嚥下機能障害の悪化に与える因子
第28回日本緩和医療学会学術大会
要旨
【目的】
緩和医療の関りにおいて、なるべく長期間経口で食事をとれることも患者の QOL に関わる重要な因子であると思われる。当院の入院患者で嚥下機能障害の悪化に与える因子を考察した。
【方法】
2020 年 8 月から 2022 年 10 月までに当院で退院した患者で、嚥下障害を認め嚥下リハビリテーション診療をされた患者を対象とした。嚥下障害の定義は①反復唾液嚥下テストで空嚥下が 2 回以下、もしくは②改定水飲みテストで 4 点以下の患者を対象とした。ただし①入院中に死亡した患者②嚥下リハビリの介入が 14 日間以下の患者③既に胃瘻が作成されている患者は除外する。

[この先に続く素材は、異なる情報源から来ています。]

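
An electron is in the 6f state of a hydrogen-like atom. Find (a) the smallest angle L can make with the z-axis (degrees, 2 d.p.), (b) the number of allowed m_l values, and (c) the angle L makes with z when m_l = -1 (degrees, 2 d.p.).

θ_min ≈ 30.00°; 7 values; θ(m_l=-1) ≈ 106.78°

For 6f, l = 3.
cos θ_min = 3/√12, so θ_min ≈ 30.00°.
There are 2l+1 = 7 values of m_l.
For m_l = -1: cos θ = -1/√12, θ ≈ 106.78°.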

嚥下機能が悪化しているかどうかは介入時の Functional oral intake scale (FOIS)と退院時の FOIS の差で評価した。
【結果】
対象症例は 70 症例。FOIS が悪化した症例は 12 例(17.1%)であった。男性が 29 名(41.4%)で平均年齢は85.6±1.1 歳。平均 Body mass index(BMI)は 19.8±0.4 kg/m2 であった。FOIS の悪化に影響を与えた因子は①性別(P value: 0.045)②退院時の運動 Functional Independence Measure(FIM) (P: 0.049)③ 退院時の総合FIM(P:0.033)④ 退院までの運動 FIM の変化量(P:0.0005)⑤ 退院までの認知 FIM の変化量(P:0.0324)⑥ 退院までの総合 FIM の変化量(P:0.0137)であった。この 6 因子で多変量解析をするとどれも有意差がなかったが退院時の運動FIM(P:0.0504)が最も効果があるように思われた。
【考察】
FOIS が悪化していくのを防ぐには退院時の運動 FIM の改善が特に必要であると思われたが、統計学的有意差はなかった。症例数を増やしさらなる解析が必要であると思われた。